I am having a hard time understanding what this if statement does.
The author has left a note:
# if fields have been specified then restrict the error list
if request.POST.getlist('fields'):
It's checking if you specified any specific fields to validate in your URLConf, this is not django but ajax_validation.
You can see that he's overwriting his errors dictionary based on only the fields specified, thus passing on the validation only for those fields.
errors = dict([(key, val) for key, val in errors.iteritems() if key in fields])
here the author of this code totally lost me.
The author has mapped a custom errors and fields dictionary to specific field names with prefixes, (as opposed to the usual FormSet with each form having its own errors dictionary, unaware of the formset itself) which he presumably uses in the AJAX response to validate all fields.

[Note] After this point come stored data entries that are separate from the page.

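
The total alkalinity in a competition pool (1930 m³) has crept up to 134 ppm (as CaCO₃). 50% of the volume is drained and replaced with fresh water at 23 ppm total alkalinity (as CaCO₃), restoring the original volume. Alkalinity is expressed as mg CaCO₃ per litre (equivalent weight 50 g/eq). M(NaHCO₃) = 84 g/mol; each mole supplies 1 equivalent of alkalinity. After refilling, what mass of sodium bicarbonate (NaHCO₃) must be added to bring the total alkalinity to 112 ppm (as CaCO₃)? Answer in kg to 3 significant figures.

109 kg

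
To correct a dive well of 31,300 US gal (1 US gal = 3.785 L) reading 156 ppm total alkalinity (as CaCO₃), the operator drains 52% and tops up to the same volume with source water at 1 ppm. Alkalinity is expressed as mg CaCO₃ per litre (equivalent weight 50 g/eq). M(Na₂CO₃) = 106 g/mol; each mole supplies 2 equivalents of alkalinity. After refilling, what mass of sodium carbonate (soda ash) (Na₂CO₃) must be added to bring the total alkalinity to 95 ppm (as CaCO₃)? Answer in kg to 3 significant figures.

2.46 kg

Volume: 31,300 US gal × 3.785 L/gal = 118,470 L.
After draining 52% and refilling: 156 × 0.48 + 1 × 0.52 = 75.4 ppm.
Deficit to target: 95 − 75.4 = 19.6 mg/L.
As CaCO₃: 19.6 mg/L × 118,470 L = 2322 g; ÷ 50 g/eq ÷ 2 = 23.22 mol Na₂CO₃.
Mass: 23.22 × 106 = 2461 g.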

Normally, you can iterate over a formset and go through the errors on a form by form basis, but not so if you need to validate all of them through ajax.
The line pulling html_id should be straight forward most of the time, but it's there because form widgets CAN add interesting things to the end of the ID's based on whether or not the widget is a radio select for example.
From source comments :
# RadioSelect is represented by multiple <input type="radio"> fields,
# each of which has a distinct ID. The IDs are made distinct by a "_X"
# suffix, where X is the zero-based index of the radio field. Thus,
# the label for a RadioSelect should reference the first one ('_0').
Why does the result have to be returned in json?
Because it's an ajax request and javascript easily eats json.
2- could you go through these lines of code...
extra_args_func = kwargs.pop('callback', lambda request, *args, **kwargs: {})
Either return a keyword argument named 'callback' (which if passed in, is supposed to be a function that accepts request and return a dictionary), and if it wasn't, return a lambda function that only returns an empty dictionary.
I'm not sure what the specific use is for the extra context. You could use it to run arbitrary snippets of code without modifying or subclassing ajax_validation...
It might help you to run this code, and put a debugger breakpoint in somewhere so you can step through and examine the variables and methods. You can do this by simply putting this line where you want to break:
import pdb; pdb.set_trace()
and you will be dumped into the debugger in the console.